В неровном колеблющемся свете фонарика они выглядели гротескными чудовищами, особенно страшными от мысли, что нам придется провести среди них несколько бессонных часов, дрожа от страха, что нас кто-нибудь обнаружит.

В стене, обращенной к берегу, было маленькое окошко. Я придвинула вплотную к нему один из сложенных шезлонгов, чтобы скрыть свет фонарика от случайных наблюдателей, потом, вернувшись к двери, заперла ее на ключ.

— А что мы будем здесь делать до двенадцати часов? — меланхолически спросил Филипп, стоявший позади меня.

— Раз у нас нет фишек и шахмат, — с напускной бодростью ответила я, — нам остается только заснуть. Почему бы и нет? Ты, должно быть, умираешь от усталости. Теперь тебе не о чем беспокоиться, можешь спать спокойно.

— Нет, — с некоторым сомнением ответил он, потом сказал, словно что-то вспомнив: — Я буду спать в лодке.

— Дурачок, здесь нет лодки. А те, что снаружи, насквозь мокрые. Может быть, вот тут, — с той же напускной бодростью добавила я, направляя луч фонарика на ужасную кучу мусора, — может быть, мы найдем что-нибудь получше...

— А, вот она.

Филипп бросился к куче и у меня за спиной начал вытягивать из-под трех крокетных молотков, полуспущенного ватерпольного мяча и сломанного весла что-то желтое и плоское, похожее на клеенчатый плащ.

— Что это... — начала я.

— Лодка.

— А, понимаю. Надувная лодка? Никогда такой не видела.

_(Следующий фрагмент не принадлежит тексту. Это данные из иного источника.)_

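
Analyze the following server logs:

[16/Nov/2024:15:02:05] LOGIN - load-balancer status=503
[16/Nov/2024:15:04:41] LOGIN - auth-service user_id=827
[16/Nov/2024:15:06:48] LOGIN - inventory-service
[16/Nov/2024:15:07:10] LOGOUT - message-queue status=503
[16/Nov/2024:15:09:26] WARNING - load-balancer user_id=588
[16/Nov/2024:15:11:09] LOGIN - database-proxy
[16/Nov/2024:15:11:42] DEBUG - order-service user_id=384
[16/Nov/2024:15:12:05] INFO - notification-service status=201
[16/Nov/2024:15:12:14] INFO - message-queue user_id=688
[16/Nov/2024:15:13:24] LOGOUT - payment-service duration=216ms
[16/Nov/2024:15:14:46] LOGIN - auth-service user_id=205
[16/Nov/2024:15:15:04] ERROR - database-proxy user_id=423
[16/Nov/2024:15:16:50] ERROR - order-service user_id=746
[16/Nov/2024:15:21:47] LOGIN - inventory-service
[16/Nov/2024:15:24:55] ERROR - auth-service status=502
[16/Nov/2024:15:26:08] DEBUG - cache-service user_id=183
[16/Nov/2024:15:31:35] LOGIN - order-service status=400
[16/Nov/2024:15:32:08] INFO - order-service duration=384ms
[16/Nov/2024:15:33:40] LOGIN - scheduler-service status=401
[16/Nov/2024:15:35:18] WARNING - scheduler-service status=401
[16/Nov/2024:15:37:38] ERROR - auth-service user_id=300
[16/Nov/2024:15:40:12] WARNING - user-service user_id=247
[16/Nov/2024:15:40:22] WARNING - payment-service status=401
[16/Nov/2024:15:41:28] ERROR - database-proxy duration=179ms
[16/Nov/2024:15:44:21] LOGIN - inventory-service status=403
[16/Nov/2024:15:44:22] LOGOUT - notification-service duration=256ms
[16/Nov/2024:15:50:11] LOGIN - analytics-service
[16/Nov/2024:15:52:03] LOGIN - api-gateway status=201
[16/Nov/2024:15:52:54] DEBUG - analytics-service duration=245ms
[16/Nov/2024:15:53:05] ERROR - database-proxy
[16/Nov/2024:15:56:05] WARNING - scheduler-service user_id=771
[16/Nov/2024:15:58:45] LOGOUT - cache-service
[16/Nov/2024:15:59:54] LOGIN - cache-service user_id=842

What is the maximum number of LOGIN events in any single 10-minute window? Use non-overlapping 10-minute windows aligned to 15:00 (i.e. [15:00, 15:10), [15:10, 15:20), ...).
3

To find the burst window:

1. Divide the log period into non-overlapping 10-minute windows starting at 15:00
2. Count LOGIN events in each window
3. Find the window with maximum count
4. Maximum events in a window: 3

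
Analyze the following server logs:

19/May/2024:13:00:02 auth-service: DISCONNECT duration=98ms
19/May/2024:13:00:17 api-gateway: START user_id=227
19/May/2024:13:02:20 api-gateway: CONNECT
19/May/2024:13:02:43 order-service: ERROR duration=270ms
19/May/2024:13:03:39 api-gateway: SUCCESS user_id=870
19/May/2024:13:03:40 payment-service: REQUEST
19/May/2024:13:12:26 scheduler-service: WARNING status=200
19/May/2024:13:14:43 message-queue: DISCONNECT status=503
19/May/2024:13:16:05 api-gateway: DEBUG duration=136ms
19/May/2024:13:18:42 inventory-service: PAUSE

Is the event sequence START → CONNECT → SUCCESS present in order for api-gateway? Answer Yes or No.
Yes

To verify sequence order:

1. Find all events in sequence START → CONNECT → SUCCESS for api-gateway
2. Extract their timestamps
3. Check if timestamps are in ascending order
4. Result: Yes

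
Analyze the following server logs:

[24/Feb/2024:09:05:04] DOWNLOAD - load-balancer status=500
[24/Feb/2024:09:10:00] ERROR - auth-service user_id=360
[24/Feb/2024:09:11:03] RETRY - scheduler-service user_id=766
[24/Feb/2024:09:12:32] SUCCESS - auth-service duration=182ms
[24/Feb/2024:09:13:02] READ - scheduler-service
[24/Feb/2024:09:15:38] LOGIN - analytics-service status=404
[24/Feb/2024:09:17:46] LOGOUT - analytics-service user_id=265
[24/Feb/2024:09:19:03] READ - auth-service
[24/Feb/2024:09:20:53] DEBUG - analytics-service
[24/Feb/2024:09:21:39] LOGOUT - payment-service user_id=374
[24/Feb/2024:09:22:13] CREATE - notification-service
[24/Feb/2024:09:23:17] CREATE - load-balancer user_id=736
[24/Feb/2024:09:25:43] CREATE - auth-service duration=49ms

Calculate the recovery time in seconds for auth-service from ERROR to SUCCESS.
152

To calculate recovery time:

1. Find ERROR event for auth-service: 24/Feb/2024:09:10:00
2. Find next SUCCESS event for auth-service: 24/Feb/2024:09:12:32
3. Recovery time: 24/Feb/2024:09:12:32 - 24/Feb/2024:09:10:00 = 152 seconds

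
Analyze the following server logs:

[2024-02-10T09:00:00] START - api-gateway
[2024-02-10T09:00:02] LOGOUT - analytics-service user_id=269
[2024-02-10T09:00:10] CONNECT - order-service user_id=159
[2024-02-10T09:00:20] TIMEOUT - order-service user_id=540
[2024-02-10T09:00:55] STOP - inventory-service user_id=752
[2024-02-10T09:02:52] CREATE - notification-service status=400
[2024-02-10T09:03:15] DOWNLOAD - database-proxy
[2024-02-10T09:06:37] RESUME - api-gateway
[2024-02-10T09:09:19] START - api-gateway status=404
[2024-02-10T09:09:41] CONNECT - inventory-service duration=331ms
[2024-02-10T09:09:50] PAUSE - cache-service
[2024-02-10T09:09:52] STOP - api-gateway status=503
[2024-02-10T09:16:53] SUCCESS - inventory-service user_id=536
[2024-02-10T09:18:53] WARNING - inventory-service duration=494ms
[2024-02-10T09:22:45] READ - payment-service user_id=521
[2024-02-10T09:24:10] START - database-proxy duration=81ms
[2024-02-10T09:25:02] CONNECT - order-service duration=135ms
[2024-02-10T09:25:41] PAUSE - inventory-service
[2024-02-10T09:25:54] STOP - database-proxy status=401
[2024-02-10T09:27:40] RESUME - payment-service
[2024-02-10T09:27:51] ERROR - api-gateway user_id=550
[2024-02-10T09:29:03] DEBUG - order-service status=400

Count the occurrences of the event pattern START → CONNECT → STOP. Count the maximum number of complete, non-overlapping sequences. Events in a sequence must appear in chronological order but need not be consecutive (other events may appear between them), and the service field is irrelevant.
3

To count sequences:

1. Look for pattern: START → CONNECT → STOP
2. Greedily scan the log in chronological order, matching each sequence element in turn (ignoring service)
3. Each time the full pattern completes, increment the count and restart matching from the next event
4. Complete non-overlapping sequences found: 3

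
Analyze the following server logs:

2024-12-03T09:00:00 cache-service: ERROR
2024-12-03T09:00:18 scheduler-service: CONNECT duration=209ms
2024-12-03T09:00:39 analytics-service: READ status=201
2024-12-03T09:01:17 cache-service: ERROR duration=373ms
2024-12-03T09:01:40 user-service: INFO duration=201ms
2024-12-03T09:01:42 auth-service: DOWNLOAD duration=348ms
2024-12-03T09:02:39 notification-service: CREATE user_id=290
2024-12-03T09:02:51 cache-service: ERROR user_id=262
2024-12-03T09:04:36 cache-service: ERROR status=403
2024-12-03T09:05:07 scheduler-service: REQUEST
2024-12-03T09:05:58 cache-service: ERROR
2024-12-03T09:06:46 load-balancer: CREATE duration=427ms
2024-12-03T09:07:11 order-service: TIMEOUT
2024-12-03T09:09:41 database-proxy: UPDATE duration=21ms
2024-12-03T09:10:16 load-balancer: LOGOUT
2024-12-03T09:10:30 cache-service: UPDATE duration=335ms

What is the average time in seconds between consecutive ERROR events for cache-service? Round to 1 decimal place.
89.5

To calculate average interval:

1. Find all ERROR events for cache-service in order
2. Calculate time gaps between consecutive events
3. Compute mean of gaps: 358 / 4 = 89.5 seconds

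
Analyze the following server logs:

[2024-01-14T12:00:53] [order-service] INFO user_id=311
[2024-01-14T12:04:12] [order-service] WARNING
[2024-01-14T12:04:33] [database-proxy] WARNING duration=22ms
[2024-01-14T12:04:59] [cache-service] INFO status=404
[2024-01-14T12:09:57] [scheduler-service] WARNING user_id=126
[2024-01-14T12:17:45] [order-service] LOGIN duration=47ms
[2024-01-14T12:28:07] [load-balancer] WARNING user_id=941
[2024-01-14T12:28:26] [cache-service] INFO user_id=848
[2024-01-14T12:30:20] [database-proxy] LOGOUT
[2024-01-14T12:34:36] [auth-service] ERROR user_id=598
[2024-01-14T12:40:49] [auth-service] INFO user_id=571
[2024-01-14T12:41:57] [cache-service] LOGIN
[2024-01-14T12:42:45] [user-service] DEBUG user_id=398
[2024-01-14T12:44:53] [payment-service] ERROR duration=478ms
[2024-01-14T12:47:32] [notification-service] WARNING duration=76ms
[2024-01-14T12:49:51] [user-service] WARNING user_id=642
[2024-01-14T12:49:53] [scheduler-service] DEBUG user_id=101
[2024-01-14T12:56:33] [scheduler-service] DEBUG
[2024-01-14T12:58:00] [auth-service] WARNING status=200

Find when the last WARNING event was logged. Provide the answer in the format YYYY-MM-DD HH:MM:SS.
2024-01-14 12:58:00

To find the last event:

1. Filter for all WARNING events
2. Sort by timestamp
3. Select the last one
4. Timestamp: 2024-01-14 12:58:00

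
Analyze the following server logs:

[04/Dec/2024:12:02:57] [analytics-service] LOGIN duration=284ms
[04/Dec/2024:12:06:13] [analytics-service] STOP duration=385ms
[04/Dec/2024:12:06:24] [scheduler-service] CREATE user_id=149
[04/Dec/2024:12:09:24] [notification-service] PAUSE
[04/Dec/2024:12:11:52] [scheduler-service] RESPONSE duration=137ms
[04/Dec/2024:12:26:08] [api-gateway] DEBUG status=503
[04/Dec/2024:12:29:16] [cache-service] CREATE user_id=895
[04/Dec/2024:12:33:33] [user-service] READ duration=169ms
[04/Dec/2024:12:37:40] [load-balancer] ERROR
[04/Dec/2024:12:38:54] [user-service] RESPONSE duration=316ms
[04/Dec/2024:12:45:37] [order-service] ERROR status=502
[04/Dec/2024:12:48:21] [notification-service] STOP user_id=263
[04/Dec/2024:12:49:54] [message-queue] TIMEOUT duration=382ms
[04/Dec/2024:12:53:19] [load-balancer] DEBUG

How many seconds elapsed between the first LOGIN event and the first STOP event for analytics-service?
196

To find the time between events:

1. Locate the first LOGIN event for analytics-service: 04/Dec/2024:12:02:57
2. Locate the first STOP event for analytics-service: 04/Dec/2024:12:06:13
3. Calculate the difference: 04/Dec/2024:12:06:13 - 04/Dec/2024:12:02:57 = 196 seconds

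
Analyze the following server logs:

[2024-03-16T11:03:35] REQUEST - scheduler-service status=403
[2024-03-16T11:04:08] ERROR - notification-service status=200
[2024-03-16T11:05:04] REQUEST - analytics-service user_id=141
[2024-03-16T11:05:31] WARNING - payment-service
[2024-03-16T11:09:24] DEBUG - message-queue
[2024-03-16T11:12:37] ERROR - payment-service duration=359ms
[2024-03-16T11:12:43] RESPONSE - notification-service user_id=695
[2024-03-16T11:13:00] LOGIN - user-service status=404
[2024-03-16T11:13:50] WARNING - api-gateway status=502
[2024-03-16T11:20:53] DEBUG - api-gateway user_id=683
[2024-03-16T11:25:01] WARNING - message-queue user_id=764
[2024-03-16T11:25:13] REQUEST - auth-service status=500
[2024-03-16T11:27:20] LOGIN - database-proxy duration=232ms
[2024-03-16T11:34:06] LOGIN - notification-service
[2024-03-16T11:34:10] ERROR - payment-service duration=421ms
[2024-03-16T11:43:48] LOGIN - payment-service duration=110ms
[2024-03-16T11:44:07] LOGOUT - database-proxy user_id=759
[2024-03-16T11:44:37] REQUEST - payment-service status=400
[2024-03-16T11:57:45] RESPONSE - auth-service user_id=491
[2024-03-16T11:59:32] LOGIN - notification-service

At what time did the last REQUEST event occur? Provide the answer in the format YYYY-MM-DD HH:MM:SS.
2024-03-16 11:44:37

To find the last event:

1. Filter for all REQUEST events
2. Sort by timestamp
3. Select the last one
4. Timestamp: 2024-03-16 11:44:37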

Он кивнул и стал раскладывать свое неаппетитное сокровище на незанятой части пола.

— Ее надувают. Вот трубка. Ее надувают воздухом, и тогда борта поднимаются и получается лодка. Я хочу спать в ней.

Я не стала ему возражать, чувствуя несказанное облегчение от того, что он нашел себе хоть какое-то занятие.

— Почему бы и нет? — сказала я. — Во всяком случае, это хорошая подстилка от сырости. В конце концов, что для нас значит еще немножко пыли?

— Это не подстилка. Это лодка.

Он деловито рылся в куче грязной парусины в углу.

— Са se voit,[24]— не очень уверенно сказала я, глядя на желтую клеенку.

— Ее надувают, — терпеливо объяснил Филипп, пролезая между бочкой с бензином и фантастической пятнистой лошадью.

На щеке у него было большое черное пятно.

— Дорогой мой, если ты думаешь, что у кого-нибудь из нас осталось достаточно сил, чтобы надуть эту лодку...

— Ее надувают вот этим...

Он с трудом волочил какой-то явно очень тяжелый предмет. Я помогла ему.

— Что это такое?

— Насос. Это очень легко. Я вам покажу.

Он присел на полу у распластанной желтой массы, прилаживая насос к трубке, торчавшей в борту лодки. У меня не хватало духа возражать. И кроме того... Уже несколько минут я ощущала, как из-под двери проникает струя холодного воздуха, проходя по ногам. Филипп был всецело поглощен насосом, который, кажется, было легко заставить работать. Если он действительно надует проклятую лодку...

И Филипп это сделал. Через несколько минут он торжествующе посмотрел на меня, повернув ко мне лицо, покрасневшее от усилий и увешанное гирляндами паутины, покрывавшей лодку, чьи жирные колбасообразные борта, без сомнения, должны были преградить путь любому сквозняку. Щедрым потоком похвал мне удалось заставить его отказаться от намерения надуть лошадь, мяч («просто чтобы вам показать») и спокойно улечься рядом со мной в непроницаемой для сквозняков, но довольно неудобной и тесной постели. Мы укрылись нашим пальто и приготовились выдержать в полулежачем положении последние три часа нашего утомительного путешествия.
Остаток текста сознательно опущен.